Here are my concerns:
- There are three basic uses of diagnostic tests: screening, diagnosis, and monitoring. It is not clear to me what the goals refer to.
- Monitoring is an important use of diagnostic tests. It makes no sense to construct a total error goal for monitoring that takes between patient biological variation into account. The PSA total error goal is listed at 33.7%. Example: For a patient tested every 3 months after undergoing radiation therapy, a total error goal of 33.7% is too big. Thus, for values of 1.03, 0.94, 1.02, and 1.33, the last value is within goals but in reality would be cause for alarm.
- The web site listing goals has only one goal per assay. Yet, goals often depend on the analyte value, especially for monitoring. For example the glucose goal is listed at 6.96%. But if one examples a Parkes glucose meter error grid, at 200 mg/dL, the error goal to separate harm from no harm is 25%. Hence, the biological goal is too small.
- The formulas on the web site are hard to believe. For example, I < 0.5 * within person biological variation. Why 0.5, and why is it the same for all analytes?
- Biological variation can be thought to have two sources of variation – explained and unexplained – much like in a previous entry where the measured imprecision could be not just random error, but inflated with biases. Thus, PSA could rise due to asymptomatic prostatitis (a condition that by definition that has no symptoms and could be part of a “healthy” cohort). Have explained sources of variation been excluded from the databases? And there can be causes of explained variation other than diseases.

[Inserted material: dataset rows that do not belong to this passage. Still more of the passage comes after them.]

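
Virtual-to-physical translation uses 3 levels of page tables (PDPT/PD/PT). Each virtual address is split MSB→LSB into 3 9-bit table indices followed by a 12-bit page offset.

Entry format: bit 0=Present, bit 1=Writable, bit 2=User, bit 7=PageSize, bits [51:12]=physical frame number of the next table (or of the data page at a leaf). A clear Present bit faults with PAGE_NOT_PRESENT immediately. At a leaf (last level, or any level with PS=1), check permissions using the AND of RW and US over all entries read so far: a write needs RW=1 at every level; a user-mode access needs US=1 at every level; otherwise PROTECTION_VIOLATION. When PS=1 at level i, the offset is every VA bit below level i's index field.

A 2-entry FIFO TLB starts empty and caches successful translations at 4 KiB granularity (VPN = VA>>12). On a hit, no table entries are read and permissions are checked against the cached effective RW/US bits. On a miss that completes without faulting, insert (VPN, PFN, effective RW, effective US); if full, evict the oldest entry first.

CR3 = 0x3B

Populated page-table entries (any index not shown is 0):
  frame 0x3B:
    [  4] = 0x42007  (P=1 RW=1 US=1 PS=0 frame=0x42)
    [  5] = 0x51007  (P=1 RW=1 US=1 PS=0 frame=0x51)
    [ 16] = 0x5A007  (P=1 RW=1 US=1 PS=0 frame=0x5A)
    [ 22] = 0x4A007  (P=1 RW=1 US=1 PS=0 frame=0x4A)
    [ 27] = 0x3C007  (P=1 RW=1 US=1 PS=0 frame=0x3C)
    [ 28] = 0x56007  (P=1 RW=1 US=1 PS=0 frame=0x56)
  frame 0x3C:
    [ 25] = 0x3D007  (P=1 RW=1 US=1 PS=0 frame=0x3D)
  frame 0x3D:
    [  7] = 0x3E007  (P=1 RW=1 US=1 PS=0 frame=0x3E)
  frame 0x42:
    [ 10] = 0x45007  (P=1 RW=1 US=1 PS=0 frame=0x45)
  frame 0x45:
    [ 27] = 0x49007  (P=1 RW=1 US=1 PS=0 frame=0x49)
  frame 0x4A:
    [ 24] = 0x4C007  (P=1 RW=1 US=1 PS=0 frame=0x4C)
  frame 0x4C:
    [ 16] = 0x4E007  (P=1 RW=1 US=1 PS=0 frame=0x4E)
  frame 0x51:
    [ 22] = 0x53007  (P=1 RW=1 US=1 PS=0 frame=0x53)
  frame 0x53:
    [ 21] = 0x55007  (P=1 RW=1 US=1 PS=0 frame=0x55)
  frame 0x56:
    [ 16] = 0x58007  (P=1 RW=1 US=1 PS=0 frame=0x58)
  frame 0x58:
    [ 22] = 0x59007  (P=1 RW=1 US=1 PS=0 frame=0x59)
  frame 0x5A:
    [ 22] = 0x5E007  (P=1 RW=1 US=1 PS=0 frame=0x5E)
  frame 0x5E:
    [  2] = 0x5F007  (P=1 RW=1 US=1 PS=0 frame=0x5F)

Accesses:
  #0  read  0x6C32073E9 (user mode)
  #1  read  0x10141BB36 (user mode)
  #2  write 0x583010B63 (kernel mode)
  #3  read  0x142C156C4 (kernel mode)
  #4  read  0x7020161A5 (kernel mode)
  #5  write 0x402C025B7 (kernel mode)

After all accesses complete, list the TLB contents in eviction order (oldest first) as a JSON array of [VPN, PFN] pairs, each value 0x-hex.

Per-access translation:
#0 VA=0x6C32073E9 (r,user):
  lvl0: tbl 0x3B, slot 27 ⇒ 0x3C007 (P1/RW1/US1/PS0)
  lvl1: tbl 0x3C, slot 25 ⇒ 0x3D007 (P1/RW1/US1/PS0)
  lvl2: tbl 0x3D, slot 7 ⇒ 0x3E007 (P1/RW1/US1/PS0)
  → PA=0x3E3E9  (3 entries read)
#1 VA=0x10141BB36 (r,user):
  lvl0: tbl 0x3B, slot 4 ⇒ 0x42007 (P1/RW1/US1/PS0)
  lvl1: tbl 0x42, slot 10 ⇒ 0x45007 (P1/RW1/US1/PS0)
  lvl2: tbl 0x45, slot 27 ⇒ 0x49007 (P1/RW1/US1/PS0)
  → PA=0x49B36  (3 entries read)
#2 VA=0x583010B63 (w,kernel):
  lvl0: tbl 0x3B, slot 22 ⇒ 0x4A007 (P1/RW1/US1/PS0)
  lvl1: tbl 0x4A, slot 24 ⇒ 0x4C007 (P1/RW1/US1/PS0)
  lvl2: tbl 0x4C, slot 16 ⇒ 0x4E007 (P1/RW1/US1/PS0)
  → PA=0x4EB63  (3 entries read)
#3 VA=0x142C156C4 (r,kernel):
  lvl0: tbl 0x3B, slot 5 ⇒ 0x51007 (P1/RW1/US1/PS0)
  lvl1: tbl 0x51, slot 22 ⇒ 0x53007 (P1/RW1/US1/PS0)
  lvl2: tbl 0x53, slot 21 ⇒ 0x55007 (P1/RW1/US1/PS0)
  → PA=0x556C4  (3 entries read)
#4 VA=0x7020161A5 (r,kernel):
  lvl0: tbl 0x3B, slot 28 ⇒ 0x56007 (P1/RW1/US1/PS0)
  lvl1: tbl 0x56, slot 16 ⇒ 0x58007 (P1/RW1/US1/PS0)
  lvl2: tbl 0x58, slot 22 ⇒ 0x59007 (P1/RW1/US1/PS0)
  → PA=0x591A5  (3 entries read)
#5 VA=0x402C025B7 (w,kernel):
  lvl0: tbl 0x3B, slot 16 ⇒ 0x5A007 (P1/RW1/US1/PS0)
  lvl1: tbl 0x5A, slot 22 ⇒ 0x5E007 (P1/RW1/US1/PS0)
  lvl2: tbl 0x5E, slot 2 ⇒ 0x5F007 (P1/RW1/US1/PS0)
  → PA=0x5F5B7  (3 entries read)

TLB: [["0x702016", "0x59"], ["0x402C02", "0x5F"]]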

For example, exercise can cause PSA to rise in an otherwise healthy person.
- Biological variation makes no sense for a bunch of analytes. For example, blood lead measures exposure to lead. Without lead in the environment, the blood lead would be zero. Similar arguments apply to drugs of abuse and infectious diseases.
- The goals are based on 95% limits from a normal distribution. This leaves up to 5% of results as unspecified. Putting things another way, up to 5% of results could cause serious problems for an assay that meets goals.
January 15, 2018
There has been some recent discussion about the differences between total error and measurement uncertainty, regarding which is better and which should be used. Rather than rehash the differences, let’s examine some similarities:
1. Both specifications are probability based.
2. Both are models
Being probability based is the bigger problem. If you specify limits for a high percentage of results (say 95% or 99%), then either 5% or 1% of results are unspecified. If all of the unspecified results caused problems this would be a disaster, when one considers how many tests are performed in a lab. There are instances of medical errors due to lab test error but these are (probably?) rare (meaning much less than 5% or 1%). But the point is probability based specifications cannot account for 100% of the results because the limits would include minus infinity to plus infinity.
The fact that both total error and measurement uncertainty are models is only a problem because the models are incorrect. Rather than rehash why, here’s a simple solution to both problems.
Add to the specification (either total error or measurement uncertainty) the requirement that zero results are allowed beyond a set of limits. To clarify, there are two sets of limits, an inner set to contain 95% or 99% of results and an outer set of limits for which no results should exceed.
Without this addition, one cannot claim that meeting either a total error or measurement uncertainty specification will guarantee quality of results, where quality means that the lab result will not lead to a medical error.